簡単なことではありませんが、評価基準は誰が見ても「これならB判定だ」というものでないと、不満の種になります。
対応すべき不満は継続的に改善する
社員の立場に立って考えてみると、
「せっかく会社の経営理念に共感して入社したのに、普段上司が言っていることは全然違う」
「同じように頑張っているのに、なぜか同期入社の彼とは賞与の金額が10万円も差がついている」
といったことがあると、不満が生じます。
最初から完璧な人事制度や社内体制を作るのは無理なので、少なからず不満が出るのは仕方ありません。
けれども、その不満が改善すべき事項であるなら
・戦略や戦術と経営理念の整合性が取れるよう戦略や戦術を定期的に見直す
・評価基準を明文化して、査定者による差別をなくす
という動きを会社として継続できるかどうかがポイントです。
会社として上から順番に整える
「経営理念−戦略・戦術−評価基準」について言えば、会社が統一的に整えるものです。
ただし、その統一的というのはあくまで、社員に対して一定の公平性を保つという観点から話。このため、常に柔軟性と一貫性を備えておく必要があります。

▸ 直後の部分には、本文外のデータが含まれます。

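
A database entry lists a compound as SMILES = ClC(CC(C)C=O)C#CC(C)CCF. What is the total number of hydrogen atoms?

Walk through each heavy atom and fill implicit hydrogens from standard valence (C 4, N 3, O 2, S 2, halogen 1):
  atom 1: Cl (halogen, monovalent) → 0 H
  atom 2: C, bond orders sum to 3 (valence 4) → 1 H
  atom 3: C, bond orders sum to 2 (valence 4) → 2 H
  atom 4: C, bond orders sum to 3 (valence 4) → 1 H
  atom 5: C, bond orders sum to 1 (valence 4) → 3 H
  atom 6: C, bond orders sum to 3 (valence 4) → 1 H
  atom 7: O, bond orders sum to 2 (valence 2) → 0 H
  atom 8: C, bond orders sum to 4 (valence 4) → 0 H
  atom 9: C, bond orders sum to 4 (valence 4) → 0 H
  atom 10: C, bond orders sum to 3 (valence 4) → 1 H
  atom 11: C, bond orders sum to 1 (valence 4) → 3 H
  atom 12: C, bond orders sum to 2 (valence 4) → 2 H
  atom 13: C, bond orders sum to 2 (valence 4) → 2 H
  atom 14: F (halogen, monovalent) → 0 H
Total hydrogens: 16.

16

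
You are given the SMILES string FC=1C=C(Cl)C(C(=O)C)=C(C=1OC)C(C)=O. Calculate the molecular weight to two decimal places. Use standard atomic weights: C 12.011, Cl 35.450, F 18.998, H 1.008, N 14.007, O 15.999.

First, the molecular formula is C11H10ClFO3 (counting implicit H from valence).
  C: 11 × 12.011 = 132.121
  Cl: 1 × 35.450 = 35.450
  F: 1 × 18.998 = 18.998
  H: 10 × 1.008 = 10.080
  O: 3 × 15.999 = 47.997
Sum: 11×12.011 + 1×35.450 + 1×18.998 + 10×1.008 + 3×15.999 = 244.646 → 244.65 g/mol.

244.65 g/mol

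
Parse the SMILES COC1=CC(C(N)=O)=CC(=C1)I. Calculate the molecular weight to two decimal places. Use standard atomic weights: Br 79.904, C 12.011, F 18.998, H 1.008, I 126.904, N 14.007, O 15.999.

First, the molecular formula is C8H8INO2 (counting implicit H from valence).
  C: 8 × 12.011 = 96.088
  H: 8 × 1.008 = 8.064
  I: 1 × 126.904 = 126.904
  N: 1 × 14.007 = 14.007
  O: 2 × 15.999 = 31.998
Sum: 8×12.011 + 8×1.008 + 1×126.904 + 1×14.007 + 2×15.999 = 277.061 → 277.06 g/mol.

277.06 g/mol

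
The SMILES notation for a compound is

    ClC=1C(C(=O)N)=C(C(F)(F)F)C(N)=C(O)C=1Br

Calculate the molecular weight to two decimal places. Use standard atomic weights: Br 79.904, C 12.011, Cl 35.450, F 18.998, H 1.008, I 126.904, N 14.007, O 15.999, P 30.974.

333.49 g/mol

First, the molecular formula is C8H5BrClF3N2O2 (counting implicit H from valence).
  Br: 1 × 79.904 = 79.904
  C: 8 × 12.011 = 96.088
  Cl: 1 × 35.450 = 35.450
  F: 3 × 18.998 = 56.994
  H: 5 × 1.008 = 5.040
  N: 2 × 14.007 = 28.014
  O: 2 × 15.999 = 31.998
Sum: 1×79.904 + 8×12.011 + 1×35.450 + 3×18.998 + 5×1.008 + 2×14.007 + 2×15.999 = 333.488 → 333.49 g/mol.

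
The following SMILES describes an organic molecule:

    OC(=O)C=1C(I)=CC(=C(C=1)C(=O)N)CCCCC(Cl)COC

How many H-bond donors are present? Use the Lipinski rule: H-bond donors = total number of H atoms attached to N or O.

3

Donors: find every N or O and count the H atoms it carries.
  atom 1 (O): bond orders sum to 1 → 1 H
  atom 3 (O): bond orders sum to 2 → 0 H
  atom 12 (O): bond orders sum to 2 → 0 H
  atom 13 (N): bond orders sum to 1 → 2 H
  atom 21 (O): bond orders sum to 2 → 0 H
Lipinski HBD = 3.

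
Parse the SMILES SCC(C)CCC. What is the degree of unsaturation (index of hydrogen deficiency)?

Degree of unsaturation = (number of rings) + (number of π bonds).
Ring closures in the SMILES: 0.
π bonds: none → 0 DoU from unsaturation.
Total DoU = 0 + 0 = 0.

0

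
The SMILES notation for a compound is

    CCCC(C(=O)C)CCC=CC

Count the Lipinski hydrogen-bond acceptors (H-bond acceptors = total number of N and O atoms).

N atoms: 0; O atoms: 1.
Lipinski HBA = 0 + 1 = 1.

1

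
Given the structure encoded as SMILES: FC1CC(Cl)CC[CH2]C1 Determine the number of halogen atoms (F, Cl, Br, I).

Halogen atoms appear at heavy-atom positions 1, 5 (1×Cl, 1×F).
Halogen count: 2.

2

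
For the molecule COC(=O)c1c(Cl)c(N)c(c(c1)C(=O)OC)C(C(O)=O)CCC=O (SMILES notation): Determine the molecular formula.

C15H16ClNO7

Walk through each heavy atom and fill implicit hydrogens from standard valence (C 4, N 3, O 2, S 2, halogen 1); for lowercase aromatic atoms, an aromatic c carries 1 H when it has two neighbours and 0 H with three, and aromatic n carries 0 H:
  atom 1: C, bond orders sum to 1 (valence 4) → 3 H
  atom 2: O, bond orders sum to 2 (valence 2) → 0 H
  atom 3: C, bond orders sum to 4 (valence 4) → 0 H
  atom 4: O, bond orders sum to 2 (valence 2) → 0 H
  atom 5: aromatic c, 3 neighbours → 0 H
  atom 6: aromatic c, 3 neighbours → 0 H
  atom 7: Cl (halogen, monovalent) → 0 H
  atom 8: aromatic c, 3 neighbours → 0 H
  atom 9: N, bond orders sum to 1 (valence 3) → 2 H
  atom 10: aromatic c, 3 neighbours → 0 H
  atom 11: aromatic c, 3 neighbours → 0 H
  atom 12: aromatic c, 2 neighbours → 1 H
  atom 13: C, bond orders sum to 4 (valence 4) → 0 H
  atom 14: O, bond orders sum to 2 (valence 2) → 0 H
  atom 15: O, bond orders sum to 2 (valence 2) → 0 H
  atom 16: C, bond orders sum to 1 (valence 4) → 3 H
  atom 17: C, bond orders sum to 3 (valence 4) → 1 H
  atom 18: C, bond orders sum to 4 (valence 4) → 0 H
  atom 19: O, bond orders sum to 1 (valence 2) → 1 H
  atom 20: O, bond orders sum to 2 (valence 2) → 0 H
  atom 21: C, bond orders sum to 2 (valence 4) → 2 H
  atom 22: C, bond orders sum to 2 (valence 4) → 2 H
  atom 23: C, bond orders sum to 3 (valence 4) → 1 H
  atom 24: O, bond orders sum to 2 (valence 2) → 0 H
Totals → C:15, H:16, Cl:1, N:1, O:7.
In Hill order: C15H16ClNO7.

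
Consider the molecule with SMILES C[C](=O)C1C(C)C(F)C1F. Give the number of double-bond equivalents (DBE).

2

Degree of unsaturation = (number of rings) + (number of π bonds).
Ring closures in the SMILES: 1.
π bonds: 1 double bond (each 1 DoU) → 1 DoU from unsaturation.
Total DoU = 1 + 1 = 2.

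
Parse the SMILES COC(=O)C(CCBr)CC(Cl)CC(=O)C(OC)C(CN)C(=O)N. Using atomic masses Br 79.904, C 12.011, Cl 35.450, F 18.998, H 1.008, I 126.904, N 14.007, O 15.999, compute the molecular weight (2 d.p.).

First, the molecular formula is C14H24BrClN2O5 (counting implicit H from valence).
  Br: 1 × 79.904 = 79.904
  C: 14 × 12.011 = 168.154
  Cl: 1 × 35.450 = 35.450
  H: 24 × 1.008 = 24.192
  N: 2 × 14.007 = 28.014
  O: 5 × 15.999 = 79.995
Sum: 1×79.904 + 14×12.011 + 1×35.450 + 24×1.008 + 2×14.007 + 5×15.999 = 415.709 → 415.71 g/mol.

415.71 g/mol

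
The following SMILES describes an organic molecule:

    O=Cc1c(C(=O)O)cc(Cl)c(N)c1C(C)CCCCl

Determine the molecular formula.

C13H15Cl2NO3

Walk through each heavy atom and fill implicit hydrogens from standard valence (C 4, N 3, O 2, S 2, halogen 1); for lowercase aromatic atoms, an aromatic c carries 1 H when it has two neighbours and 0 H with three, and aromatic n carries 0 H:
  atom 1: O, bond orders sum to 2 (valence 2) → 0 H
  atom 2: C, bond orders sum to 3 (valence 4) → 1 H
  atom 3: aromatic c, 3 neighbours → 0 H
  atom 4: aromatic c, 3 neighbours → 0 H
  atom 5: C, bond orders sum to 4 (valence 4) → 0 H
  atom 6: O, bond orders sum to 2 (valence 2) → 0 H
  atom 7: O, bond orders sum to 1 (valence 2) → 1 H
  atom 8: aromatic c, 2 neighbours → 1 H
  atom 9: aromatic c, 3 neighbours → 0 H
  atom 10: Cl (halogen, monovalent) → 0 H
  atom 11: aromatic c, 3 neighbours → 0 H
  atom 12: N, bond orders sum to 1 (valence 3) → 2 H
  atom 13: aromatic c, 3 neighbours → 0 H
  atom 14: C, bond orders sum to 3 (valence 4) → 1 H
  atom 15: C, bond orders sum to 1 (valence 4) → 3 H
  atom 16: C, bond orders sum to 2 (valence 4) → 2 H
  atom 17: C, bond orders sum to 2 (valence 4) → 2 H
  atom 18: C, bond orders sum to 2 (valence 4) → 2 H
  atom 19: Cl (halogen, monovalent) → 0 H
Totals → C:13, H:15, Cl:2, N:1, O:3.
In Hill order: C13H15Cl2NO3.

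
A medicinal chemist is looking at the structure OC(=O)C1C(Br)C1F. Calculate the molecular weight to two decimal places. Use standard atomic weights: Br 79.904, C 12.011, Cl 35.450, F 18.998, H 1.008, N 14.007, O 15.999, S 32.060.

First, the molecular formula is C4H4BrFO2 (counting implicit H from valence).
  Br: 1 × 79.904 = 79.904
  C: 4 × 12.011 = 48.044
  F: 1 × 18.998 = 18.998
  H: 4 × 1.008 = 4.032
  O: 2 × 15.999 = 31.998
Sum: 1×79.904 + 4×12.011 + 1×18.998 + 4×1.008 + 2×15.999 = 182.976 → 182.98 g/mol.

182.98 g/mol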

その際にポイントとなるのは、「階層をつけて常に上から考える」ということ。
つまり
経営理念
↓
戦略
↓
戦術
↓
評価基準
です。
この点、社員を思い通りに動かすという観点では、評価基準に手をつけるが手っ取り早いので、「評価基準を変えよう」と考える経営者が少なくありません。けれども、いくら評価基準を変えても、「この会社は変わらないなぁ」と社員が感じていたら、ちょっと骨のある社員は転職し、「不満はあるけれど、このままこの会社で働いた方が楽だ」という考える社員が社内に残ります。
まとめ
もし、「ウチはいろいろと社員のために手を打っているのに離職率が高いなぁ」と感じておられるのであれば、まずは
- 経営理念は社員の共感を得られているのか
- 戦略や戦術は経営理念と一貫性が取れているか
- 評価基準は予め分かりやすく提示されているか
を見直して、経営理念から順番に整えていきましょう。